Pois eu venho publicamente falar. E venho a público falar porque sei da verdade há anos, já que eu e Nara somos colegas de trabalho e temos muitos amigos em comum. Meus amigos não são mentirosos, presenciaram violências. São jornalistas e pessoas muito éticas e sérias. Nara não é mentirosa, é uma das mais amadas, queridas e grandes profissionais deste estado e sua palavra precisa ser respeitada, como de toda mulher que denuncia uma violência.   

Patrick procurou veículos de comunicação coagindo jornalistas para que retirassem as matérias do ar, como fez com Franssinete Florenzano, tradicional jornalista do estado.

Matéria no site Uruatapera denunciando a coação de Patrick

Patrick também procurou o Belém Trânsito com uma estratégia emocional manipuladora, usando os filhos, ou mesmo o inquérito policial arquivado para nos convencer a apagar a matéria. 

Patrick procurou o Belém Trânsito através do direct exigindo que a notícia fosse deletada

Não passarão! Não pela minha editoria.  

Gostaria que Patrick me desmentisse, sabendo que eu sei da verdade, sabendo que tenho amigos que presenciaram a sua fúria violenta contra uma mulher.  Eu não vou me calar pra deixar um agressor de mulheres confortável, muito menos no dia de hoje.    

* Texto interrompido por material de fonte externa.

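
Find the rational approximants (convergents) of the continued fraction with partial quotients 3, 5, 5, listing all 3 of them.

Using the convergent recurrence p_i = a_i*p_{i-1} + p_{i-2}, q_i = a_i*q_{i-1} + q_{i-2} with p_{-2}=0, p_{-1}=1, q_{-2}=1, q_{-1}=0:
  i=0: a_0=3, p_0 = 3*1 + 0 = 3, q_0 = 3*0 + 1 = 1.
  i=1: a_1=5, p_1 = 5*3 + 1 = 16, q_1 = 5*1 + 0 = 5.
  i=2: a_2=5, p_2 = 5*16 + 3 = 83, q_2 = 5*5 + 1 = 26.

3/1, 16/5, 83/26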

Depois que Patrick foi eleito, recebi uma mensagem no inbox do instagram, de uma farmacêutica de Goiânia, iniciando uma campanha contra a posse de Patrick no CRF-PA. Em seguida ela voltou atrás, alegando estar sofrendo ameaças.

 

Não tem receita de bolo. Patrick ganhou a presidência do CRF-PA sem fazer muito esforço, e ainda por cima arregimentando mulheres, já que a maioria das farmacêuticas do estado são do sexo feminino. Patrick ganhou a cadeira da presidência sendo apoiado por outras mulheres. 

Como Patrick, milhões de outros homens no Brasil, mesmo que tenham espancado uma mulher algumas muitas vezes na vida, vicejam.  Seguramente, esse título desonra a história de milhares de mulheres como eu, Nara Bandeira e Maria da Penha, que inclusive é farmacêutica, porque todas nós sobrevivemos aos horrores da violência doméstica.

Com lágrimas nos olhos termino essa matéria, lembrando de todas as violências que sofri e pensando nas milhares de mulheres que estão apanhando agora e que serão obrigadas a verem seus agressores vicejando no mundo: 

Não vamos desistir de nós mesmas. Somos muito maiores do que as feridas que nos fizeram.